Food news: Closing the farm-to-fork gap
Earlier this month, Ana Ros, named the best female chef in the world by the World's 50 Best Restaurants awards, spoke at the Food on the Edge symposium in Galway, telling the story of her life as a self-taught chef in Slovenia, a country not widely known for its food culture.
The Michelin Guide does not even cover Slovenia, but Hisa Franko, the restaurant that Ros and her husband, Valter, run in the beautiful Soca river valley in the north west of the country, just a few kilometres from the Italian border, features at No 69 on the list of the best restaurants in the world.
It's a remote place and, although the Alpine scenery is very different to the Irish landscape, it reminded me in many ways of parts of rural Ireland when I visited a few weeks ago.
Ros's food is hyper-local, in that she sources all the ingredients for her menu from the immediate area. The river is known for its marble trout, and the valley for its cheese-making. Almost everyone in Slovenia has a garden, and grows their own fruit and vegetables for consumption at home. Foraging for mushrooms and wild food has always been part of the traditional way of life in the area, rather than a trend, and this is reflected in the menu, which changes daily in accordance with whatever the restaurant's own forager collects on his travels.
Ros has forged relationships with local farmers, committing to buy their kid goats, cheese, apples, and she sees this as contributing to the social fabric of the valley, and as a way of encouraging young people to remain in the area rather than to migrate to the cities. "If they know that I will commit to take what they produce," she says, "then they can start to plan for the future."

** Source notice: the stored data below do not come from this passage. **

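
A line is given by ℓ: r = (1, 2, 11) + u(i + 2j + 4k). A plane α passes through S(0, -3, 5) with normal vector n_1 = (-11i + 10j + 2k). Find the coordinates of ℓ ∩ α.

(-2, -4, -1)

α: n_1·r = n_1·S gives -11x + 10y + 2z = -20.
Substitute r = (1, 2, 11) + t(1, 2, 4) into the plane: 31 + 17t = -20, so t = -3.
Intersection: (1, 2, 11) + (-3)·(1, 2, 4) = (-2, -4, -1).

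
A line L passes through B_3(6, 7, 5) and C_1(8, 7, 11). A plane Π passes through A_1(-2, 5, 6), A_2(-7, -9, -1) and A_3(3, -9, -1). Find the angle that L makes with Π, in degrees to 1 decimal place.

58.1

A direction vector for L is C_1 − B_3 = (2, 0, 6).
A_1A_2 = (-5, -14, -7), A_1A_3 = (5, -14, -7); a normal to Π is A_1A_2 × A_1A_3 = (0, -70, 140).
Using A_1: Π has equation -70y + 140z = 490.
sin θ = |n·v| / (|n||v|) = |840| / (√24500 · √40) = 0.84853.
θ ≈ 58.1°.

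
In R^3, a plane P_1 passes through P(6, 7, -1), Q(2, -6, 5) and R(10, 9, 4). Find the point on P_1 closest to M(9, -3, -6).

PQ = (-4, -13, 6), PR = (4, 2, 5); a normal to P_1 is PQ × PR = (-77, 44, 44).
Using P: P_1 has equation -77x + 44y + 44z = -198.
Foot = M − λn with λ = (n·M − d)/|n|² = (-1089 − (-198))/9801 = -1/11.
Foot = (9, -3, -6) − (-1/11)·(-77, 44, 44) = (2, 1, -2).

(2, 1, -2)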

Rural Ireland faces similar challenges in terms of depopulation, and perhaps our chefs and restaurants have a role to play in working to ensure that the communities closest to them get involved in producing the food that they need to feed their customers. And perhaps the rural post offices under threat also have a role as some class of distribution hub for small food producers.
'Local and seasonal' has become a cliche on Irish restaurant menus, yet outside the establishments trumpeting their credentials, we see the refrigerated trucks of the big food distributors pulled up, unloading boxes of imported produce. Irish chefs need to engage meaningfully with the food on their doorsteps and develop a modern Irish food culture that is authentic, rather than one that apes what is happening elsewhere in the world.
The art deco-inspired Tribeton in Galway has launched a Friday night supper club, with dinner for two and a bottle of wine priced at €69 between 6 and 8pm. Afterwards, stay on for live music and cocktails in what the Sky Bar Awards named Ireland's Best Gin Bar. tribeton.ie
The Intercontinental in Ballsbridge will be running a festive afternoon tea for the month of December, with all manner of seasonal sweetness including eggnog panna cotta and chocolate mini logs with Baileys cremeux. €38pp, with bubbles €8.50 a glass. Reservations (01) 6554000.
I SHOULD COCOA
James Cadbury is the great-great-grandson of John Cadbury, the founder of the famous chocolate company, so it's hardly surprising that he is following in his ancestor's footsteps with his Love Cocoa range of ethically sourced chocolate bars. €5.50, from Harvey Nichols Foodmarket.